La sollicitude de Mélanchthon embrassait aussi l’ensemble de la vie et des travaux des étudiants de l’Université : il cherchait, par tous les moyens, à faire pénétrer en eux cet esprit nouveau dont il était animé. Il sentait que le meilleur moyen d’assurer l’avenir à ses idées réformatrices était de les semer dans le cœur de ceux qui portaient en eux-mêmes cet avenir. Toutes ses instructions à ce sujet portent l’empreinte de cette préoccupation. Mais ce n’était pas sans peine qu’il parvenait à imposer sa volonté. Des oppositions, des embarras journaliers et de toute nature lui venaient de la part des étudiants, des professeurs, ses collègues, ou des magistrats, et entre tant de personnes dont l’approbation était nécessaire, il était difficile d’obtenir un accord complet.

Livrés entièrement aux ressources de leur esprit et à leur conscience, les étudiants embrassaient certaines carrières sans discernement, sans prédisposition et parce qu’il en fallait une. Et là, ils erraient à l’aventure, selon le vent du jour et l’intérêt du moment, sans règle, sans but, sans expérience ; de là, des découragements nombreux, et par suite un abaissement général des caractères et du niveau scientifique et moral. Mélanchthon aurait voulu que les étudiants fussent entourés de plus de soins et de sympathie, qu’on veillât de plus près à leur développement intellectuel et religieux, que chaque professeur, en particulier, en prît un certain nombre sous son patronage pour les orienter dans leurs études, les guider dans la vie du secours de leurs lumières, de leur expérience, et cela « d’après les pratiques de la charité et de l’humilité de notre Sauveur. » Soit défaut d’intelligence ou jalousie, ceux-ci refusèrent de se charger d’une semblable tâche.

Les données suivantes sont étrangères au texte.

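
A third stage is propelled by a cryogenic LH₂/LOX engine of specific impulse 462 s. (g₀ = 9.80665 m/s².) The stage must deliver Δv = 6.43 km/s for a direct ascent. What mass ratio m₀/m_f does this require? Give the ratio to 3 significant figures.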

Mélanchthon reprochait encore aux étudiants de suivre beaucoup trop de cours et de surcharger ainsi leur esprit d’un si grand nombre de matières, qu’il n’était plus libre d’en goûter et d’en retenir aucune. On voit, au fond, quel était son désir de faire adopter, pour l’éducation particulière et générale, un plan, une méthode claire et régulière, qui disciplinât les intelligences. Il insistait pour qu’on retînt longtemps les jeunes gens dans le cercle des études préliminaires, afin de ne pas les lancer, sans préparation sérieuse, à travers les difficultés d’un enseignement supérieur et plus complexe ; considérant les sciences comme solidaires entre elles et formant un corps indissoluble, il s’efforçait de les faire toutes entrer dans le programme de l’Académie. Rien n’était négligé de ce qui pouvait aider l’œuvre du réformateur : l’étude des lettres profanes était surtout encouragée, en présence du trop grand empiétement de la théologie.

En 1538, Mélanchthon fut nommé recteur de l’Académie de Wittemberg. Cette charge l’engagea davantage dans les détails de l’administration ; il avait à veiller au maintien de la discipline et à l’observation des règlements universitaires. Toutes les mesures qu’il décréta furent inspirées par une sagesse et une douceur qui n’excluaient pas une juste sévérité. Mais Mélanchthon était moins que personne un homme de gouvernement, un inflexible gardien de la discipline. Aussi, malgré ses bonnes intentions et ses judicieux conseils, réussit-il fort peu à se faire obéir ; sa douceur de caractère fut même poussée si loin, qu’un jour il se vit accusé de complicité avec un étudiant soupçonné d’avoir composé des épigrammes contre l’électeur et les professeurs.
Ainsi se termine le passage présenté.